Owens and his colleagues also reported that ACL allograft reconstructions failed much earlier, on average, than autografts.

They wrote in the American Journal of Sports Medicine that they recommend the use of autografts in young athletes.

There are about 150,000 ACL injuries every year in the U.S., according to the American Orthopaedic Society for Sports Medicine. The cost of reconstruction surgery varies, but typically runs between $5,000 and $7,000.

DIFFERENT APPROACHES

Lee told Reuters Health the new study is “neat,” because the cadets were in a very controlled environment. All of them must meet certain physical requirements to enter the Academy, and once there they engage in similar activity levels.

According to the researchers, every cadet must take part in either intramural, club or intercollegiate sports for all but two semesters of their four years.

For others with an ACL injury, there may be different options besides ligament reconstruction, according to Dr. C. Benjamin Ma, chief of sports medicine and shoulder service at the University of California, San Francisco.
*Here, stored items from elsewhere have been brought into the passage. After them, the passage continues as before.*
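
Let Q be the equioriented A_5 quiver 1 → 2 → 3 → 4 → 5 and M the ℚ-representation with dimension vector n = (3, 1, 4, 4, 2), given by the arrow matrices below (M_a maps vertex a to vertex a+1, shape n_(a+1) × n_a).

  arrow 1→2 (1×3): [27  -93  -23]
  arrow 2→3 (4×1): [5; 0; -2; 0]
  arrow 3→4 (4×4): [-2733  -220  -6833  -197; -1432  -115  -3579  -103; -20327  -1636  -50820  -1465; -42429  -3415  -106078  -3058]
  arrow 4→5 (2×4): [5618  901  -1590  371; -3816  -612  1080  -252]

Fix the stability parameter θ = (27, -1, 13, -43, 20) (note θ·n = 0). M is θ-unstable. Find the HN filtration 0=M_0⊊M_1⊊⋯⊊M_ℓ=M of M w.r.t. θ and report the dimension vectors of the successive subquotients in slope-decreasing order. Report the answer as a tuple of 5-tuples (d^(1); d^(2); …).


Barcode: M ≅ I[1,1]^2, I[1,5], I[3,4]^3, I[5,5]. HN layers by μ_θ (4 steps, strictly decreasing):
  μ^(1)=27; μ^(2)=20; μ^(3)=-1; μ^(4)=-15

((2, 0, 0, 0, 0); (0, 0, 0, 0, 2); (1, 1, 1, 1, 0); (0, 0, 3, 3, 0))


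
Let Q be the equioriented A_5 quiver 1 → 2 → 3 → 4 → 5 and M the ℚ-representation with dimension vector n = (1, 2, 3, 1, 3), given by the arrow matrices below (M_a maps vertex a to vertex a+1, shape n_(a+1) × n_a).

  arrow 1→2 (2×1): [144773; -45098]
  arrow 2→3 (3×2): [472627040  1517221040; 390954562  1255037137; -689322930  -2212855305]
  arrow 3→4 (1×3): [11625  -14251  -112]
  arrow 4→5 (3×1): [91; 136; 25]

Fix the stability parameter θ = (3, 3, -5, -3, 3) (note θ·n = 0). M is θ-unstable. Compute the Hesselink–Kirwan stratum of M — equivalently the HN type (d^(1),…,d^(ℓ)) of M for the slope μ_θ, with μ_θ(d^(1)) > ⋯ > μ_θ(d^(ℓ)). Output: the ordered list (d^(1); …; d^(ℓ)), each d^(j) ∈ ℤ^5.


Via rank(M_{q-1}∘⋯∘M_p): M ≅ I[1,2], I[2,5], I[3,3]^2, I[5,5]^2.
μ_θ-semistable layers: μ^(1)=3; μ^(2)=-5/3; μ^(3)=-5

((1, 1, 0, 0, 3); (0, 1, 1, 1, 0); (0, 0, 2, 0, 0))


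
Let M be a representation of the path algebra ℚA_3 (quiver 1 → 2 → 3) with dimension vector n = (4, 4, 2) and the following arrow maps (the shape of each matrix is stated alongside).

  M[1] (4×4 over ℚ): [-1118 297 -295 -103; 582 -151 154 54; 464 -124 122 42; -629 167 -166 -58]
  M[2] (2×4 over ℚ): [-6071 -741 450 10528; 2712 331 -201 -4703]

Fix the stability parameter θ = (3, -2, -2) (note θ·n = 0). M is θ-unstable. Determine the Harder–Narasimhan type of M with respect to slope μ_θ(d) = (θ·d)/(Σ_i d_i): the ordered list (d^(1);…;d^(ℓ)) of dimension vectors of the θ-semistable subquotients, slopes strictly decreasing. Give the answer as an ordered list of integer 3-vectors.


Interval decomposition of M: I[1,2]^2, I[1,3]^2.
HN type (ℓ=2): μ^(1)=1/2; μ^(2)=-1/3

((2, 2, 0); (2, 2, 2))


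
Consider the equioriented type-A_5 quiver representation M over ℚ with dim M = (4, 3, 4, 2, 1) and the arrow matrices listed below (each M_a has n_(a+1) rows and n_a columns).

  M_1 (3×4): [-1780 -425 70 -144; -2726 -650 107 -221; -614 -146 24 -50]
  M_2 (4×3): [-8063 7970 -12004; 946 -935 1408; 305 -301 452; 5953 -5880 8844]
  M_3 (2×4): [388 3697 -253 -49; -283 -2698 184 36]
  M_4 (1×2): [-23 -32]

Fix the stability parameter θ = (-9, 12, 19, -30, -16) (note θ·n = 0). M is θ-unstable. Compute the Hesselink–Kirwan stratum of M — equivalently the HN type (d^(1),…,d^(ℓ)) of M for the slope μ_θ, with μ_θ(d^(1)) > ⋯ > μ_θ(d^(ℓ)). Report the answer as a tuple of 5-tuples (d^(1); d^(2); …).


Via rank(M_{q-1}∘⋯∘M_p): M ≅ I[1,1], I[1,2], I[1,4], I[1,5], I[3,3]^2.
μ_θ-semistable layers: μ^(1)=19; μ^(2)=12; μ^(3)=1/3; μ^(4)=-15/4; μ^(5)=-9

((0, 0, 2, 0, 0); (0, 1, 0, 0, 0); (0, 1, 1, 1, 0); (0, 1, 1, 1, 1); (4, 0, 0, 0, 0))


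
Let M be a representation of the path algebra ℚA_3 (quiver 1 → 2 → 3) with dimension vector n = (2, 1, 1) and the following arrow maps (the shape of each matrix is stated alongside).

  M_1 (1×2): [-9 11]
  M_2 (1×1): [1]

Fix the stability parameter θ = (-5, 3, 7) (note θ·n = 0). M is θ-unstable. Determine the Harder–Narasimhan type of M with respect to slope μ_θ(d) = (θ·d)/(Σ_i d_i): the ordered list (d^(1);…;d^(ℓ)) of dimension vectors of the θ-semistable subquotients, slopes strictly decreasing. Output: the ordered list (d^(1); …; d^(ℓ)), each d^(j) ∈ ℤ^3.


Via rank(M_{q-1}∘⋯∘M_p): M ≅ I[1,1], I[1,3].
μ_θ-semistable layers: μ^(1)=7; μ^(2)=3; μ^(3)=-5

((0, 0, 1); (0, 1, 0); (2, 0, 0))


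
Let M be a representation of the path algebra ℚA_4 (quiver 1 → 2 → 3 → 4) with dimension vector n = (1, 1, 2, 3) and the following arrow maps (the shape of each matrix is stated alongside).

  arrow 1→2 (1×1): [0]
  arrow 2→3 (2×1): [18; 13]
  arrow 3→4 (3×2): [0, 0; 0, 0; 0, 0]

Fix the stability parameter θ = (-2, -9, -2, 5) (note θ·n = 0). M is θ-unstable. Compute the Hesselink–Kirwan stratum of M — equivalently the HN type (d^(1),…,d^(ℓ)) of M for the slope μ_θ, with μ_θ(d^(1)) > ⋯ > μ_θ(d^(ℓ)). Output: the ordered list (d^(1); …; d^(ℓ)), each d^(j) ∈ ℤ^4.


Interval decomposition of M: I[1,1], I[2,3], I[3,3], I[4,4]^3.
HN type (ℓ=3): μ^(1)=5; μ^(2)=-2; μ^(3)=-9

((0, 0, 0, 3); (1, 0, 2, 0); (0, 1, 0, 0))


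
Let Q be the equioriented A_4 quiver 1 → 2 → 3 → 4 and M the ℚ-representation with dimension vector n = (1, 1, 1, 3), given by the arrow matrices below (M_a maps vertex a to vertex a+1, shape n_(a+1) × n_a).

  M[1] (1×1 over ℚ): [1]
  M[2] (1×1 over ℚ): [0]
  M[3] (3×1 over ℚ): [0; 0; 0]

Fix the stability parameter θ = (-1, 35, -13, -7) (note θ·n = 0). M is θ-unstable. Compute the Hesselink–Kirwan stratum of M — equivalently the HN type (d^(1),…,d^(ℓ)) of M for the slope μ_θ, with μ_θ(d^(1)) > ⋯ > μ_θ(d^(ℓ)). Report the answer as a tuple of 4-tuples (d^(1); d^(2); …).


Barcode: M ≅ I[1,2], I[3,3], I[4,4]^3. HN layers by μ_θ (4 steps, strictly decreasing):
  μ^(1)=35; μ^(2)=-1; μ^(3)=-7; μ^(4)=-13

((0, 1, 0, 0); (1, 0, 0, 0); (0, 0, 0, 3); (0, 0, 1, 0))


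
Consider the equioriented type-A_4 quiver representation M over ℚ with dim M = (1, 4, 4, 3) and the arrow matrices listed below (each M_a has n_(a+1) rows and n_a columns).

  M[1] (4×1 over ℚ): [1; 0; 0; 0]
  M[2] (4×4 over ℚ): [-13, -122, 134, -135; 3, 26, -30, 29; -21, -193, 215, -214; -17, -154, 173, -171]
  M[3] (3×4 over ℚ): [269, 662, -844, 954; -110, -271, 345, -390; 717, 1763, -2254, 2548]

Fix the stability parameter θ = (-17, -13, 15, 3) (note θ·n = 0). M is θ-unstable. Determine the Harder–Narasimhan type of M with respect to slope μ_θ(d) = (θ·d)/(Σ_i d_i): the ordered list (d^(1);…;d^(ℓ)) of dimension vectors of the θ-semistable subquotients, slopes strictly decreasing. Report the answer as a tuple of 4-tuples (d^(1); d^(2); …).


Barcode: M ≅ I[1,4], I[2,2], I[2,4]^2, I[3,3]. HN layers by μ_θ (4 steps, strictly decreasing):
  μ^(1)=15; μ^(2)=9; μ^(3)=-13; μ^(4)=-17

((0, 0, 1, 0); (0, 0, 3, 3); (0, 4, 0, 0); (1, 0, 0, 0))


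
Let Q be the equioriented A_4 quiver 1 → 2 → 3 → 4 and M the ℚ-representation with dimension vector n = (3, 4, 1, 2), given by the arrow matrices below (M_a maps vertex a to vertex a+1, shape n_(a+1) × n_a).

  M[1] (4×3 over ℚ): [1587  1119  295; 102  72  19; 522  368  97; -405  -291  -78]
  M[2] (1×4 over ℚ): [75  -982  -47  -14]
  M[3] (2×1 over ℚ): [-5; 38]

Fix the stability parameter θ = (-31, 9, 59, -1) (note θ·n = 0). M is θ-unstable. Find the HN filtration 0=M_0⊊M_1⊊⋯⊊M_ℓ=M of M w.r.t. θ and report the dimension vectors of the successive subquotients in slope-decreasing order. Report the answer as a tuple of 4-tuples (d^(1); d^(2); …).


Barcode: M ≅ I[1,1], I[1,2], I[1,4], I[2,2]^2, I[4,4]. HN layers by μ_θ (4 steps, strictly decreasing):
  μ^(1)=29; μ^(2)=9; μ^(3)=-1; μ^(4)=-31

((0, 0, 1, 1); (0, 4, 0, 0); (0, 0, 0, 1); (3, 0, 0, 0))


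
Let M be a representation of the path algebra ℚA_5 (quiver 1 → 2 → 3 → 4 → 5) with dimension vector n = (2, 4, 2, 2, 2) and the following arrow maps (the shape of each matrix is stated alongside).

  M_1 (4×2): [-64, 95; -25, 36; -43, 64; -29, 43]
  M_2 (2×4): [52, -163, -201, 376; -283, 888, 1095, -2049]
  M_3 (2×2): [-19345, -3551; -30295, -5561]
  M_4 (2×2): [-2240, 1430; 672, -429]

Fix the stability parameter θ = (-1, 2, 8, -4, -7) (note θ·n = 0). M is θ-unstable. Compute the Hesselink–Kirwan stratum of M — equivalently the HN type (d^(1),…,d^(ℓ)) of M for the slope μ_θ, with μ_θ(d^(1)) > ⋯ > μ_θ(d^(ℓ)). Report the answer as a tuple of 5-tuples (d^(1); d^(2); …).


Barcode: M ≅ I[1,3], I[1,5], I[2,2]^2, I[4,4], I[5,5]. HN layers by μ_θ (6 steps, strictly decreasing):
  μ^(1)=8; μ^(2)=2; μ^(3)=-1/4; μ^(4)=-1; μ^(5)=-4; μ^(6)=-7

((0, 0, 1, 0, 0); (0, 3, 0, 0, 0); (0, 1, 1, 1, 1); (2, 0, 0, 0, 0); (0, 0, 0, 1, 0); (0, 0, 0, 0, 1))


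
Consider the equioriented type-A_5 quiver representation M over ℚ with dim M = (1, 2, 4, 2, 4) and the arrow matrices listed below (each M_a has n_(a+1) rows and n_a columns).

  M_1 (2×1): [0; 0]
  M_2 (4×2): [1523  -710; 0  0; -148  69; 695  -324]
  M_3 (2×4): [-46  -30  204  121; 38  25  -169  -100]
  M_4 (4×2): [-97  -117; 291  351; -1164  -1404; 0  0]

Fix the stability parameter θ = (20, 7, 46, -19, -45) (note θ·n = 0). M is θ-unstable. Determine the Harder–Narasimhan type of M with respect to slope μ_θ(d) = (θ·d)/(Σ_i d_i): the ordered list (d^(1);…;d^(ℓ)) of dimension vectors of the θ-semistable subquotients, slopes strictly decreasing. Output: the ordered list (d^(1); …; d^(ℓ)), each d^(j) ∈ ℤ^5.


Interval decomposition of M: I[1,1], I[2,4], I[2,5], I[3,3]^2, I[5,5]^3.
HN type (ℓ=6): μ^(1)=46; μ^(2)=20; μ^(3)=27/2; μ^(4)=7; μ^(5)=-11/4; μ^(6)=-45

((0, 0, 2, 0, 0); (1, 0, 0, 0, 0); (0, 0, 1, 1, 0); (0, 1, 0, 0, 0); (0, 1, 1, 1, 1); (0, 0, 0, 0, 3))


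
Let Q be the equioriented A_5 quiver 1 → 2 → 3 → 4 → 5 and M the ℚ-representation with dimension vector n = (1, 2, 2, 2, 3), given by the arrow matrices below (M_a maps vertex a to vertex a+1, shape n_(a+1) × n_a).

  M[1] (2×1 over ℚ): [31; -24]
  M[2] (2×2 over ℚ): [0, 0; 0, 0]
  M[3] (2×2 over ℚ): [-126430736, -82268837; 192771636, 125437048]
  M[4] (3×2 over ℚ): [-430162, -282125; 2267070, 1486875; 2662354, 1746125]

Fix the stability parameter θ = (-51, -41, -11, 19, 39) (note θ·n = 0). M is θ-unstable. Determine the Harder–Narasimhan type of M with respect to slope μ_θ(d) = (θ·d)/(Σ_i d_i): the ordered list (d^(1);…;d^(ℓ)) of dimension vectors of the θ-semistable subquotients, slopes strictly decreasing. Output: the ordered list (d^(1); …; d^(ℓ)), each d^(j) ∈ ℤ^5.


Interval decomposition of M: I[1,2], I[2,2], I[3,4], I[3,5], I[5,5]^2.
HN type (ℓ=5): μ^(1)=39; μ^(2)=19; μ^(3)=-11; μ^(4)=-41; μ^(5)=-51

((0, 0, 0, 0, 3); (0, 0, 0, 2, 0); (0, 0, 2, 0, 0); (0, 2, 0, 0, 0); (1, 0, 0, 0, 0))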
Ma, who was not involved with the new study, told Reuters Health that treatment depends not just on patients’ age and activity level, but also on their preferred sport. People not involved in cutting sports like soccer or basketball may choose not to have reconstruction, he said.

For them, possible treatments include muscle retraining, hamstring conditioning, core stability exercises, activity modification and possibly the use of a brace.

Lee said it’s also important to have a thorough recovery.

“We’re very good about getting people back to play right now, but their knee has actually gone through significant trauma,” said Ma. “This is kind of a long-term issue.”